Reputation: 5255
I'm writing crossplatform library on C++ and OpenGL. I want to know how to detect whether I running on OpenGL Desktop, or ES?
Maybe sowehow with glGetString(GL_SHADING_LANGUAGE_VERSION)?
Upvotes: 2
Views: 1960
Reputation: 5255
Inside Shader:
According to http://www.khronos.org/registry/gles/specs/2.0/GLSL_ES_Specification_1.0.17.pdf (page 12) there should be GL_ES define. If it is 0, or absent - you using dektop implementation, otherwise - ES.
In other places:
GL_ES_VERSION_2_0 defined here http://www.khronos.org/registry/gles/api/GLES2/gl2.h. So if it defined - we're on ES system.
Wikibooks recommend it, also:
http://en.wikibooks.org/wiki/OpenGL_Programming/Modern_OpenGL_Tutorial_03
Upvotes: 2
Reputation: 43319
Parsing version strings to tell anything about an OpenGL implementation has always been taboo. They are for human eyes only, otherwise there would be a stricter set of rules governing how the string had to be formatted and compliance guarantees before a version number could be reported.
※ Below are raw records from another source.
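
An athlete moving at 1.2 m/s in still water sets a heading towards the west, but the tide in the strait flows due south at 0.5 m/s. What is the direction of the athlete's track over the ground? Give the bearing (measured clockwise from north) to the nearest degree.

247°

Taking east as x and north as y: velocity relative to the water = (-1.200, 0.000) m/s; the water relative to ground = (0.000, -0.500) m/s.
Velocity relative to ground = (-1.200, 0.000) + (0.000, -0.500) = (-1.200, -0.500) m/s.
Bearing = atan2(-1.20, -0.50) = 247.38° clockwise from north.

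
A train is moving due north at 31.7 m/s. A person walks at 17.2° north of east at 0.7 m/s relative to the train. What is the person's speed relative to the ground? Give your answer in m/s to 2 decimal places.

31.91 m/s

Taking east as x and north as y: train velocity = (0.000, 31.700) m/s; person velocity relative to train = (0.669, 0.207) m/s.
Velocity relative to ground = (0.000, 31.700) + (0.669, 0.207) = (0.669, 31.907) m/s.
Speed = |(0.669, 31.907)| = 31.914 m/s.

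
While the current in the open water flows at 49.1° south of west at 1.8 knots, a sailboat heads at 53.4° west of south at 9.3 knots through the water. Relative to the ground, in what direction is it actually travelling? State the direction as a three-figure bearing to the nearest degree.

231°

Taking east as x and north as y: velocity relative to the water = (-7.466, -5.545) knots; the water relative to ground = (-1.179, -1.361) knots.
Velocity relative to ground = (-7.466, -5.545) + (-1.179, -1.361) = (-8.645, -6.905) knots.
Bearing = atan2(-8.64, -6.91) = 231.38° clockwise from north.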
That said, the GLES specification is stricter than GL on this matter so it could be possible:
The
GL_VERSION
string is laid out as follows:"OpenGL ES N.M vendor-specific information"
In OpenGL a compliant implementation will format its GL_VERSION
string this way:
The
GL_VERSION
andGL_SHADING_LANGUAGE_VERSION
strings are laid out as follows:
<version number><space><vendor-specific information>
[...]
The version number is either of the form major number.minor number or major number.minor number.release number, where the numbers all have one or more digits.
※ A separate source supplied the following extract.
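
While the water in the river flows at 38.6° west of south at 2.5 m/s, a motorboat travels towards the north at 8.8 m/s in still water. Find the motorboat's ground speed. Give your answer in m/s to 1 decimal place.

7.0 m/s

Taking east as x and north as y: velocity relative to the water = (0.000, 8.800) m/s; the water relative to ground = (-1.560, -1.954) m/s.
Velocity relative to ground = (0.000, 8.800) + (-1.560, -1.954) = (-1.560, 6.846) m/s.
Speed = |(-1.560, 6.846)| = 7.022 m/s.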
What this means is that in a compliant OpenGL ES implementation the version string will begin with OpenGL ES
where as in OpenGL it will begin with a number (though I would not assume that "number" is limited to the characters [0-9] given the vague language used). You could theoretically use this information to distinguish between the two.
But you should not infer that because an implementation reports a certain version number that it actually implements the required feature set for compliance - this was a huge issue back in the days of OpenGL 2.0.